Neben dem Schwarz-Weiß-Foto im Pass heißt es: Gestalt: mittel, Gesicht: oval, Farbe der Augen: braun, Farbe des Haares: braun, keine besonderen Kennzeichen.
Die „Verordnung über die Reisepässe von Juden“ vom 5. Oktober 1938 erklärt zunächst deren Reisepässe für ungültig und verpflichtet die Inhaber/-innen, diese innerhalb von 14 Tagen zur Kennzeichnung einzureichen. Erst nach Anbringung des roten „J“ sind die Pässe wieder gültig. Am 17. Oktober 1938 schreibt Sophie aus dem pommerschen Bad Polzin (heute Połczyn-Zdrój), wo Bruder Georg mit Familie wohnt, an die Karlsruher Polizeibehörde und fügt fristgerecht ihren Reisepass zur Vorlage bei. Sie nennt als ihre Karlsruher Anschrift die Leopoldstraße 2a.II. (Im Haus gemeldet sind auch Moses Weißmann, Anna Billig, geborene Herz sowie Friedrich Herz.)

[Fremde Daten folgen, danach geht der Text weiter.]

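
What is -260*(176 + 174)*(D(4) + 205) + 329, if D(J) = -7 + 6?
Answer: -18563671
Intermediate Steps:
D(J) = -1
-260*(176 + 174)*(D(4) + 205) + 329 = -260*(176 + 174)*(-1 + 205) + 329 = -91000*204 + 329 = -260*71400 + 329 = -18564000 + 329 = -18563671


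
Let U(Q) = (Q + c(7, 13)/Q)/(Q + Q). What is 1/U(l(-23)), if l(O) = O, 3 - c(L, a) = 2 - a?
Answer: 1058/543 ≈ 1.9484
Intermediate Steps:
c(L, a) = 1 + a (c(L, a) = 3 - (2 - a) = 3 + (-2 + a) = 1 + a)
U(Q) = (Q + 14/Q)/(2*Q) (U(Q) = (Q + (1 + 13)/Q)/(Q + Q) = (Q + 14/Q)/((2*Q)) = (Q + 14/Q)*(1/(2*Q)) = (Q + 14/Q)/(2*Q))
1/U(l(-23)) = 1/(½ + 7/(-23)²) = 1/(½ + 7*(1/529)) = 1/(½ + 7/529) = 1/(543/1058) = 1058/543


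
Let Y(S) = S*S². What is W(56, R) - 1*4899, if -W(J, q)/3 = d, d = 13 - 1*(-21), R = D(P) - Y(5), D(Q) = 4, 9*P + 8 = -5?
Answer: -5001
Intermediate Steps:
P = -13/9 (P = -8/9 + (⅑)*(-5) = -8/9 - 5/9 = -13/9 ≈ -1.4444)
Y(S) = S³
R = -121 (R = 4 - 1*5³ = 4 - 1*125 = 4 - 125 = -121)
d = 34 (d = 13 + 21 = 34)
W(J, q) = -102 (W(J, q) = -3*34 = -102)
W(56, R) - 1*4899 = -102 - 1*4899 = -102 - 4899 = -5001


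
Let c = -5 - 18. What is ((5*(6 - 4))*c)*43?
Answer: -9890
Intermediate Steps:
c = -23
((5*(6 - 4))*c)*43 = ((5*(6 - 4))*(-23))*43 = ((5*2)*(-23))*43 = (10*(-23))*43 = -230*43 = -9890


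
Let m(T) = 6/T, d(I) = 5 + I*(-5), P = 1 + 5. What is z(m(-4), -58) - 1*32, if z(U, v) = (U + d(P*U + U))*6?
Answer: 304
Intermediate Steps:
P = 6
d(I) = 5 - 5*I
z(U, v) = 30 - 204*U (z(U, v) = (U + (5 - 5*(6*U + U)))*6 = (U + (5 - 35*U))*6 = (5 - 34*U)*6 = 30 - 204*U)
z(m(-4), -58) - 1*32 = (30 - 1224/(-4)) - 1*32 = (30 - 1224*(-1)/4) - 32 = (30 - 204*(-3/2)) - 32 = (30 + 306) - 32 = 336 - 32 = 304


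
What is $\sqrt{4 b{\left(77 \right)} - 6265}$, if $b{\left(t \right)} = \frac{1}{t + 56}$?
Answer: $\frac{i \sqrt{110821053}}{133} \approx 79.152 i$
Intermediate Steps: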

Auf der mit rotem „J“ gekennzeichneten Kennkarte von Dezember 1938 steht Sofie Zander „ohne Beruf“.8 Auf der zugehörigen Karteikarte vom August 1939 vermerkt sie selbst im Feld Erlernt: „Kaufmann, jetzt arbeitslos“. Unter Bürokenntnissen wie Buchhaltung, Kurzschrift, Maschineschreiben sowie bei Fremdsprachen gibt sie „nein/keine“ an, Hauswirtschaft und Nähen bejaht sie. Die fehlenden Bürokenntnisse mögen überraschen, erklären sich aber gut aus der üblichen, hochgradigen Arbeitsteilung großer Warenhäuser. Als Einkäuferin muss Sofie kalkulieren können, aber nicht doppelte Buchführung machen, sie braucht beste Markt- und Materialkenntnisse, aber tippt keine Bestellungen – dafür gab es zentralisierte Dienste im Haus.
Als ihre Anschrift nennt Sofie auf der Karteikarte „Kriegsstraße 88, bei Odenheimer“. Julius und Frieda Odenheimer leiten das dortige Hotel Nassauer Hof, wo damals etliche aus ihren bisherigen Wohnungen verdrängte Karlsruher Jüdinnen und Juden untergebracht sind. Viele nutzen das Hotel vor ihrer geplanten Emigration und nach Auflösen ihres Hausstandes als Zwischenadresse. Nur wenigen gelingt dies noch. So werden am 22. Oktober 1940 aus dem Nassauer Hof zahlreiche zahlreiche Bewohner:innen nach dem südfranzösischen Gurs deportiert. Sofie teilt nun das Schicksal von etwa 945 Karlsruher Jüdinnen und Juden. Der entwürdigende Ablauf ist vielfach beschrieben worden.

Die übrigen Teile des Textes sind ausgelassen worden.